Air New Zealand is on the hunt for a new chief executive to replace Christopher Luxon, who leaves the company on September 25. If history is a guide that appointment will be made very soon and the board will have already fixed on firm candidates, almost certainly from outside the airline. Luxon's appointment was announced six months ahead of him moving into the chief executive's office at the start of 2013 so the handover period will be even shorter this time. Here are some of the challenges they will face.
The extraordinarily high profile of the job
This can be a surprise but is what good Air NZ bosses grow to love. Being head of the airline is up there with Prime Minister and captain of the All Blacks in terms of jobs with the brightness of the spotlight shone on them. Luxon saw the job as a way of making a difference in New Zealand, his regular references to supercharging the economy were heartfelt.

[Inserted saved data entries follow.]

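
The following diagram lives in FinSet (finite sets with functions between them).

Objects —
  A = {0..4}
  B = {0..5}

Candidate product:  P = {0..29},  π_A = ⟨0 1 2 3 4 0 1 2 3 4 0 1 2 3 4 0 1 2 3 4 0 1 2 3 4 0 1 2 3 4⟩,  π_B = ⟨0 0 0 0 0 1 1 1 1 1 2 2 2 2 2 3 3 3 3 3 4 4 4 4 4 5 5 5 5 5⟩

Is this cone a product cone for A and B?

|A|·|B| = 5·6 = 30;  |P| = 30
Check the pairing map k ↦ (π_A(k), π_B(k)):
  0 -> (0,0)
  1 -> (1,0)
  2 -> (2,0)
  3 -> (3,0)
  4 -> (4,0)
  5 -> (0,1)
  6 -> (1,1)
  7 -> (2,1)
  8 -> (3,1)
  9 -> (4,1)
  10 -> (0,2)
  11 -> (1,2)
  12 -> (2,2)
  13 -> (3,2)
  14 -> (4,2)
  15 -> (0,3)
  16 -> (1,3)
  17 -> (2,3)
  18 -> (3,3)
  19 -> (4,3)
  20 -> (0,4)
  21 -> (1,4)
  22 -> (2,4)
  23 -> (3,4)
  24 -> (4,4)
  25 -> (0,5)
  26 -> (1,5)
  27 -> (2,5)
  28 -> (3,5)
  29 -> (4,5)
distinct pairs in image: 30 / 30 needed
  → bijection onto A×B; projections well-typed.

Answer: VALID PRODUCT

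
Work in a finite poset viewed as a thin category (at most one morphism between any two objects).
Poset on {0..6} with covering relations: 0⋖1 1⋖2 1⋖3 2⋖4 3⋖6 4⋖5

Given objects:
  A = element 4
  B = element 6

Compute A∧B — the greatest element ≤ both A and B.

Common predecessors of 4,6: {0,1}
  0 ⊑ 1
  1 ⊑ 1
glb = 1

Answer: A∧B = 1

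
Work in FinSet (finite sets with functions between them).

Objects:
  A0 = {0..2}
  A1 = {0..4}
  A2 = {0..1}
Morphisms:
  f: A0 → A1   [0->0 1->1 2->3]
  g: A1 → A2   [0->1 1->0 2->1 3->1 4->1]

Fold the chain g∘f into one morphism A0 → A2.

  0 f→0 g→1
  1 f→1 g→0
  2 f→3 g→1
composite: [0->1 1->0 2->1]

Answer: [0->1 1->0 2->1]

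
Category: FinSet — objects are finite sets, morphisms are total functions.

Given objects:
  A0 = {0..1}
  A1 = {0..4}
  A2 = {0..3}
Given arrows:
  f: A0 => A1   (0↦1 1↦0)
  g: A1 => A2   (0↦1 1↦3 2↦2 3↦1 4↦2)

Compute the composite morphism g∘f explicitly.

Answer: (0↦3 1↦1)

Trace:
  0 f=>1 g=>3
  1 f=>0 g=>1
⟦path⟧: (0↦3 1↦1)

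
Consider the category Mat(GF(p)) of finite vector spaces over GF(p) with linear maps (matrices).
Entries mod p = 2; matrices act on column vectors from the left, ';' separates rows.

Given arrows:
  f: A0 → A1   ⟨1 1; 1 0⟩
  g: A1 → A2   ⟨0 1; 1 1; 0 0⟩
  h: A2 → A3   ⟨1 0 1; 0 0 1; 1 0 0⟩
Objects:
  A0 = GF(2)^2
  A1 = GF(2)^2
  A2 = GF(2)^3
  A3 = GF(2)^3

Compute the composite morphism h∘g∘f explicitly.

  e0=⟨1,0⟩ f→⟨1,1⟩ g→⟨1,0,0⟩ h→⟨1,0,1⟩
  e1=⟨0,1⟩ f→⟨1,0⟩ g→⟨0,1,0⟩ h→⟨0,0,0⟩
composite: ⟨1 0; 0 0; 1 0⟩

Answer: ⟨1 0; 0 0; 1 0⟩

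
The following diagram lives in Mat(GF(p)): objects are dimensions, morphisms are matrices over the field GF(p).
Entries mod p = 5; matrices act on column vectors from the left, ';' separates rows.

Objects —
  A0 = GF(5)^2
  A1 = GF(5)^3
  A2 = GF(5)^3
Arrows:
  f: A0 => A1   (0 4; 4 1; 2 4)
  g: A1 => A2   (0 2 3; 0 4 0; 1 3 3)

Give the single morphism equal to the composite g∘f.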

But those in the role are a political target. Self-proclaimed champion of the regions Shane Jones is not the first politician to play the Air NZ card, when it suits. In those times a good sense of humour is handy.
In February the airline announced its first-half net profit dropped by 34 per cent to $152 million in the first half to December. The net profit is down $80m from $232m a year earlier. For the full year a forecast of up to $525m made in October last year has been revised to as low as $340m. This after its second highest profit of $540m last year and a whopping $663m in 2016 - the highest in the airline's 79-year history. A fall off in domestic demand apparent from around Christmas, higher fuel costs and ongoing expenses associated with Dreamliner Rolls-Royce engine problems are biting this year. The outlook delivered at its profit briefing in August will be telling. There is nothing to suggest the domestic economy has improved and the rate of growth of international arrival numbers continues to level off. Air NZ is the single biggest carrier of tourists to the country and overseas visitors make up a quarter of those on domestic flights.
Keeping Air New Zealanders as happy as they have been
Most of the 12,500 staff, long known as ''Air New Zealanders'' are a happy and committed bunch if engagement and desirable workplace surveys are a guide. The strong financial performance of the past few years has resulted in bonuses of up to $2500 a year being paid to those staff not on incentive schemes. Apart from a pre-Christmas flare up with engineers, there's been industrial peace for years and unions do say the airline's High-Performance Engagement programme - where grudges and traditional animosities are left outside the room - does work. Pilots are locked into a long-term deal, negotiations to merge subsidiaries Mt Cook Airlines and Air Nelson are making slow but steady progress.
The airline has topped recruitment firm Randstad's latest brand research as the most attractive employer in the country for the third year in a row. It also has been chosen as Australia's most respected company for the last three years. So the pressure is on the new recruit for the top job to keep those accolades coming - the only way is down. The big bonuses for the troops are at risk, the airline has consultants in to shave 5 per cent of overhead costs and the new boss will join an executive team that has imposed a pay freeze on itself.
Competition that won't go away
In the lucrative domestic market - where Air NZ dominates with 80 per cent of traffic - Jetstar shows no signs of backing off the main trunk routes. While the Qantas-owned rival is shakier on regional routes its exercises competitive pricing power that means Air New Zealand must frequently roll out deals to maintain its strong position. On long-haul routes, high fuel prices and ebbing demand hurt Air New Zealand but they do more harm to overseas carriers with less skin in the New Zealand market. There have been a couple of recent departures - AirAsia, Hong Kong Airlines and Emirates from the trans-tasman market from Auckland - but for the most part the big airlines are hanging in here. On routes Air New Zealand used to have to itself, such as Auckland-Honolulu, rival Hawaiian Airlines is not going away and there's competition coming over summer from Air Canada to Vancouver. Qantas is hoping to turn the tables on Air NZ by attracting Kiwis to its new jumping off points on new non-stop flights to the US mainland.
The usual airline risks - and they can be scary
With more than 100 planes in operation the safety responsibility is massive and the area of the business that is non-negotiable. But the financial stakes are massive, with decisions needed on multi-billion-dollar aircraft deals that determine the future of the airline for years. They can earn big money when the equation is right but can burn even more, and faster, if the stars are not aligned.
Althugh he has since changed his tune, the ''Oracle of Omaha'' Warren Buffett once famously said that if he made a move to invest in airlines someone close should call 911. The new chief executive will be heading a company with a better recent track record than most of its peers but still vulnerable to cyclical swings. Soaring fuel prices, trade wars, economic crises, pandemics, storms and volcanoes can very quickly change the equation. Air New Zealand still has niggly ongoing problems with its Dreamliners, it has extended the lease of an Eva Air 777 to cover Rolls-Royce engine issues and is having to do extra checks on braking and fire-fighting equipment on some of its planes.